A finely tuned balance exists
between enhanced mobility and instability. The
various anatomical components i.e. bones and
joints, muscles, ligaments etc, must all work
together in harmony to maintain this
equilibrium. Disruption to any of these parts
can tip the balance and leave the shoulder joint
unstable.
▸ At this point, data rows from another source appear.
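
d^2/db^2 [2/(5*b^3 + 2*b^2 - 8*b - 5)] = 4*(-(15*b + 2)*(5*b^3 + 2*b^2 - 8*b - 5) + (15*b^2 + 4*b - 8)^2)/(5*b^3 + 2*b^2 - 8*b - 5)^3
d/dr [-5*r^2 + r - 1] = 1 - 10*r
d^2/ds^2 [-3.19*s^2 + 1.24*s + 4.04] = -6.38000000000000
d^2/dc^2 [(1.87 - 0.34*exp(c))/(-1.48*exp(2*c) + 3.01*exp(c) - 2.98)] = (0.744736000000001*exp(4*c) - 14.86956*exp(3*c) + 15.994212*exp(2*c) + 19.097137*exp(c) - 13.75419)*exp(c)/(3.241792*exp(6*c) - 19.779312*exp(5*c) + 59.80902*exp(4*c) - 106.922725*exp(3*c) + 120.42627*exp(2*c) - 80.190012*exp(c) + 26.463592)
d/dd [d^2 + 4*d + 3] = 2*d + 4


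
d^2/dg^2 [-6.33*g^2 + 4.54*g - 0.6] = -12.6600000000000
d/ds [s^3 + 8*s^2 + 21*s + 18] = 3*s^2 + 16*s + 21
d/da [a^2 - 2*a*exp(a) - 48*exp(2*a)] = -2*a*exp(a) + 2*a - 96*exp(2*a) - 2*exp(a)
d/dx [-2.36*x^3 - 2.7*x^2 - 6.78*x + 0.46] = -7.08*x^2 - 5.4*x - 6.78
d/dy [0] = 0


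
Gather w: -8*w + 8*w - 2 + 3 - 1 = 0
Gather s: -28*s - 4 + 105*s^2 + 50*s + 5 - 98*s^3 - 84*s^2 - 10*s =-98*s^3 + 21*s^2 + 12*s + 1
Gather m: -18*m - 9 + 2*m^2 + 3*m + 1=2*m^2 - 15*m - 8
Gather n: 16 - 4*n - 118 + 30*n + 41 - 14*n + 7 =12*n - 54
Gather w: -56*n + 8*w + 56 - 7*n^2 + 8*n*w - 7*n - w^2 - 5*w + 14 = -7*n^2 - 63*n - w^2 + w*(8*n + 3) + 70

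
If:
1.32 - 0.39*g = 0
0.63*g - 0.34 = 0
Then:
No Solution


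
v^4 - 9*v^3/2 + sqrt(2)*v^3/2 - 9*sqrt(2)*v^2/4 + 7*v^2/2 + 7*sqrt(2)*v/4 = v*(v - 7/2)*(v - 1)*(v + sqrt(2)/2)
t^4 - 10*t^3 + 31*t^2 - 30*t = t*(t - 5)*(t - 3)*(t - 2)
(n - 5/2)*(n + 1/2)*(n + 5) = n^3 + 3*n^2 - 45*n/4 - 25/4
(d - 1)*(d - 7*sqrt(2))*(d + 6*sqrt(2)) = d^3 - sqrt(2)*d^2 - d^2 - 84*d + sqrt(2)*d + 84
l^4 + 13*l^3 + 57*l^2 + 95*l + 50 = (l + 1)*(l + 2)*(l + 5)^2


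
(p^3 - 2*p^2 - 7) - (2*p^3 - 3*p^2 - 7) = -p^3 + p^2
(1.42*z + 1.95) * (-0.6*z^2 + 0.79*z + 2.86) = -0.852*z^3 - 0.0482*z^2 + 5.6017*z + 5.577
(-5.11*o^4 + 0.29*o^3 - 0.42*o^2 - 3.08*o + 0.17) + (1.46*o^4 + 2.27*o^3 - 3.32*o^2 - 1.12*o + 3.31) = -3.65*o^4 + 2.56*o^3 - 3.74*o^2 - 4.2*o + 3.48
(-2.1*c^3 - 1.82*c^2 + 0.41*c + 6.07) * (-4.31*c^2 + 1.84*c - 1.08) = 9.051*c^5 + 3.9802*c^4 - 2.8479*c^3 - 23.4417*c^2 + 10.726*c - 6.5556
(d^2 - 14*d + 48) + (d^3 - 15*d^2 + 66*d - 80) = d^3 - 14*d^2 + 52*d - 32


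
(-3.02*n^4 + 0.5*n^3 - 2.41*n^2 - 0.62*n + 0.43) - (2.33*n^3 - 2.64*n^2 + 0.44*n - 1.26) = -3.02*n^4 - 1.83*n^3 + 0.23*n^2 - 1.06*n + 1.69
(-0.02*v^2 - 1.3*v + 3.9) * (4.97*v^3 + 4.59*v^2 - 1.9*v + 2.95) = -0.0994*v^5 - 6.5528*v^4 + 13.454*v^3 + 20.312*v^2 - 11.245*v + 11.505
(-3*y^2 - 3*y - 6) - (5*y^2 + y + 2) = -8*y^2 - 4*y - 8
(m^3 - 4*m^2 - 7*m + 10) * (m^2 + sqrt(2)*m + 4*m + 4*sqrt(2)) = m^5 + sqrt(2)*m^4 - 23*m^3 - 23*sqrt(2)*m^2 - 18*m^2 - 18*sqrt(2)*m + 40*m + 40*sqrt(2)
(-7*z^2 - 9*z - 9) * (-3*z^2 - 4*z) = 21*z^4 + 55*z^3 + 63*z^2 + 36*z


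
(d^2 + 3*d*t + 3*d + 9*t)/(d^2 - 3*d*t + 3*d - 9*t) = (-d - 3*t)/(-d + 3*t)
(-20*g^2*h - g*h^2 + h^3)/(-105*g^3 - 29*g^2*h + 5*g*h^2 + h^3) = h*(4*g + h)/(21*g^2 + 10*g*h + h^2)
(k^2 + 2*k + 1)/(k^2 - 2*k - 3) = (k + 1)/(k - 3)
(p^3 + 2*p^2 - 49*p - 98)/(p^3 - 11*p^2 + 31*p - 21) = (p^2 + 9*p + 14)/(p^2 - 4*p + 3)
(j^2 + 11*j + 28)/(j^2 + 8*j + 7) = (j + 4)/(j + 1)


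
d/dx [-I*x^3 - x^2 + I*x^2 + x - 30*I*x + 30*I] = -3*I*x^2 - 2*x*(1 - I) + 1 - 30*I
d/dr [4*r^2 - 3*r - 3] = 8*r - 3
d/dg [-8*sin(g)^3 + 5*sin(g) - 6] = -cos(g) + 6*cos(3*g)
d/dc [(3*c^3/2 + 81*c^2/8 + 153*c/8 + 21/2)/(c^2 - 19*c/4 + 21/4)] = 3*(16*c^4 - 152*c^3 - 465*c^2 + 910*c + 1603)/(2*(16*c^4 - 152*c^3 + 529*c^2 - 798*c + 441))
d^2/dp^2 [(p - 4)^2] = 2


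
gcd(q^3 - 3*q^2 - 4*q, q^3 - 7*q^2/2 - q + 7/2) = q + 1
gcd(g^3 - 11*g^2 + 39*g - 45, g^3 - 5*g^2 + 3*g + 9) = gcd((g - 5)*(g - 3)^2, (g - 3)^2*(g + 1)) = g^2 - 6*g + 9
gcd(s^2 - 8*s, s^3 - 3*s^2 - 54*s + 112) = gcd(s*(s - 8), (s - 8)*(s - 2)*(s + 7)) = s - 8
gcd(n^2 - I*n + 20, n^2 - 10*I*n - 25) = n - 5*I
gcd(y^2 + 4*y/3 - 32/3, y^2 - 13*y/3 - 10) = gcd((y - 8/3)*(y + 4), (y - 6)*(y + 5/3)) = 1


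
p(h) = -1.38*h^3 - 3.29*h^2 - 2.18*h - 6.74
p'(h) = -4.14*h^2 - 6.58*h - 2.18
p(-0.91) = -6.44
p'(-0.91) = 0.38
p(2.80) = -68.93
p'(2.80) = -53.06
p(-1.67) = -5.85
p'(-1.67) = -2.74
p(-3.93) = 34.78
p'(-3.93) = -40.26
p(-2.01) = -4.44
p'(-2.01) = -5.68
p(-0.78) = -6.39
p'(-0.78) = 0.43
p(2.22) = -42.89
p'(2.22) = -37.19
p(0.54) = -9.09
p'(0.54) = -6.94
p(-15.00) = 3943.21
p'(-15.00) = -834.98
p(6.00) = -436.34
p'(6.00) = -190.70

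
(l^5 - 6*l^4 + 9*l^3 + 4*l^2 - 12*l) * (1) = l^5 - 6*l^4 + 9*l^3 + 4*l^2 - 12*l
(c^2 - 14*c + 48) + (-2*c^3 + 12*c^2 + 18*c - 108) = -2*c^3 + 13*c^2 + 4*c - 60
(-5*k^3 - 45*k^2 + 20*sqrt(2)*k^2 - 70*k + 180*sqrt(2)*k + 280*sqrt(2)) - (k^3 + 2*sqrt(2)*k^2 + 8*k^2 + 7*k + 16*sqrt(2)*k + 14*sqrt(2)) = -6*k^3 - 53*k^2 + 18*sqrt(2)*k^2 - 77*k + 164*sqrt(2)*k + 266*sqrt(2)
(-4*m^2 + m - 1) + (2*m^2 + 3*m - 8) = -2*m^2 + 4*m - 9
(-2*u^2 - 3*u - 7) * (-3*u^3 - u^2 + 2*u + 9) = 6*u^5 + 11*u^4 + 20*u^3 - 17*u^2 - 41*u - 63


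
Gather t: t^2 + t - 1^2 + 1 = t^2 + t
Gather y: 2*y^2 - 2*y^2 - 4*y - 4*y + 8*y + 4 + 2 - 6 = 0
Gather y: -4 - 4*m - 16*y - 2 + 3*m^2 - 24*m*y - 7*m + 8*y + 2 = 3*m^2 - 11*m + y*(-24*m - 8) - 4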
Treatment of instability is thus
complex requiring both input of surgeon and
specialist physiotherapy.
Shoulder
Stabilisers
The shoulder is stabilised by both static and
dynamic restraints
Static Restraints
1. Glenohumeral Capsule
2. Joint version - 30º retro version 5º superior
version
3. Labrum - may deepen socket by 50%
-Increase surface area
contact
-Buttress / Chock block
-Attachment of ligaments
-Plunger / Suction effect
4. Shallow ball and socket - gives a little
stability
5. Negative Intracapsular Pressure
6. Wet surface cohesion
Dynamic Restraint
The Rotator Cuff functions to achieve:
1. Active compression
2. Pretensioniong of capsule
3. Proprioreception
Classification
Shoulder instability is commonly classified
into:
1. The direction of instability i.e. anterior,
posterior, multidirectional, and
2. The cause of instability (Stanmore
Classification / Bayley’s Triangle)
(a) Structural damage
(b) Pre-existing structural weakness and
therefore predisposition to injury
(c) Abnormal muscle pattern activation /
imbalance
Frequently following a structural injury, a
secondary abnormal muscle patterning problem can
develop. A dedicated physiotherapy
rehabilitation program, both pre-and
post-operatively can address these muscle
patterning issues and increase the likelihood of
a success following surgical repair.